Our aspiration is for this to be an open, collaborative project, with individuals and organization of all sizes able to participate. There is not much structure or documentation on how volunteers can get started or be most helpful, but perhaps we can work together on that as well!
The best place to organize and coordinate right now is the gitter chatroom. Gitter is described as "for developers", but we use it for everybody, and you don't need an invitation.
Want to help out? Below are a few example roles you could play.
The user sign-up and editing workflow on fatcat.wiki is currently pretty poor. How could this experience be improved and better documented? Specific ideas, suggestions and diagrams would be very helpful. You don't need to know how to program or about web technologies to contribute; hand drawings and example text can be sufficient.
Are you passionate about Open Access and want to help build a community around preservation and universal access to knowledge? We could use help structuring an editing community, and communicating with partner projects like Wikidata to ensure we are not duplicating efforts.
A good example of a project to organize would be improving journal-level metadata in wikidata, including journal homepages, and linking to fatcat "container" entities.
If you have an interest in a specific scholarly field, you could give us feedback on how good of a job fatcat is doing preserving at-risk open access content. We know we have a lot of work to do, but both specific examples of missing publications, as well as broader patterns and missing holes are helpful to know about. Some missing content we know we don't have, but there are surely entire categories of in-scope content that we do not even know are missing!

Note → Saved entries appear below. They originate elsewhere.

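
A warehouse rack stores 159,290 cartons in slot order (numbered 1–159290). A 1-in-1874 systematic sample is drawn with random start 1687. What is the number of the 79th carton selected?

147859

k = 1874
79th selection = r + (79−1)·k = 1687 + 78×1874 = 1687 + 146172 = 147859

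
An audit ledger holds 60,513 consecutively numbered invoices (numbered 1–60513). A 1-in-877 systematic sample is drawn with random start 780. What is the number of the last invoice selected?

k = 877
69th selection = r + (69−1)·k = 780 + 68×877 = 780 + 59636 = 60416

60416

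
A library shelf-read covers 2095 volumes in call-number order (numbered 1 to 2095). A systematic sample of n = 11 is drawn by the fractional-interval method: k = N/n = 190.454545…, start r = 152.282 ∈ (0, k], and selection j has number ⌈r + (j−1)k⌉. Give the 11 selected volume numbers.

153, 343, 534, 724, 915, 1105, 1296, 1486, 1676, 1867, 2057

j=1: r + 0k = 152.282 → ⌈·⌉ = 153
j=2: r + 1k = 342.736545… → ⌈·⌉ = 343
j=3: r + 2k = 533.191090… → ⌈·⌉ = 534
j=4: r + 3k = 723.645636… → ⌈·⌉ = 724
j=5: r + 4k = 914.100181… → ⌈·⌉ = 915
j=6: r + 5k = 1104.554727… → ⌈·⌉ = 1105
j=7: r + 6k = 1295.009272… → ⌈·⌉ = 1296
j=8: r + 7k = 1485.463818… → ⌈·⌉ = 1486
j=9: r + 8k = 1675.918363… → ⌈·⌉ = 1676
j=10: r + 9k = 1866.372909… → ⌈·⌉ = 1867
j=11: r + 10k = 2056.827454… → ⌈·⌉ = 2057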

Are you an experienced wrangler of BibFrame, MARC, bibtext, RDF, OAI-PMH, and Citation Style Language? Our data model and entity schemas are bespoke (sorry!) and designed to evolved over time. There might be related efforts and new controlled vocabularies we could adopt or align with, or small changes to the schema might enable new use cases. It could be as simple as identifying and prioritizing new external identifiers (PIDs) to allow. Let us know what we got right and what needs improvement!
Are you super experienced with data entry, editing, and corrections? Do you have ideas on how our interface could be improved, or what kinds of new interfaces and tools could be build to support effective editing? Our open API allows third-party interfaces to make edits on individuals' behalf, meaning new tools can be build for specific patterns of editing or user contribution.
We have hundreds of gigabytes of metadata to transform and normalize before importing, and already have a rich open dataset with millions of linked entities. Our elasticsearch analytics database has an open read-only endpoint (https://search.fatcat.wiki), which are used to power our coverage interface. What other interactive visualizations could be built? What tools should we be using to wrangle bibliographic metadata better and faster?
Do you publish research documents, and want to ensure it is accessible to the broadest audience today and in the future? Like many academic search engines, you can add papers and link an author profile to specific publications. Unlike others, you can also ensure uploaded pre-prints and other open versions of your research are found and linked using the "save paper now" feature, and you can any errors made by publishers and bots.
Some of our web interfaces have existing internationalization infrastructure, and translations can be contributed directly.
Other projects need help getting translation infrastructure in place, and all of our projects could use review and recommendations for improvement by experts in web accessibility. For example, if you use a screen reader, feedback on which parts of our services are most difficult to use are very helpful.
Fatcat is structured such that all changes to the catalog go through an open API. This includes human edits through the web interface, but the large majority of edits are made by bots. You could write a new bot to help...
- review human edits (from the "reviewable" queue) to "lint" for typos, missing fields, or other problems, and then leave an annotation
- harvest, transform, and import metadata from addition subject- and region-specific sources
- find and clean-up patterns of poor or incorrect metadata already in the catalog
We have a large (500+ GByte) PostgreSQL database backing the catalog. This is working great so far, but we have concerns about how the catalog will scale further, especially if bots start making multiple updates per entity. You could review our SQL schema and recommend improvements, or give feedback and advice on how to switch to a distributed primary datastore.
Short on time? As a US 501(c)(3) non-profit, the Internet Archive always appreciates and makes good use of donations.
Bugs and patches can be filed on Github at: https://github.com/internetarchive/fatcat
When considering making a non-trivial contribution, it can save review time and duplicated work to post an issue with your intentions and plan. New code and features must include unit tests before being merged, though we can help with writing them.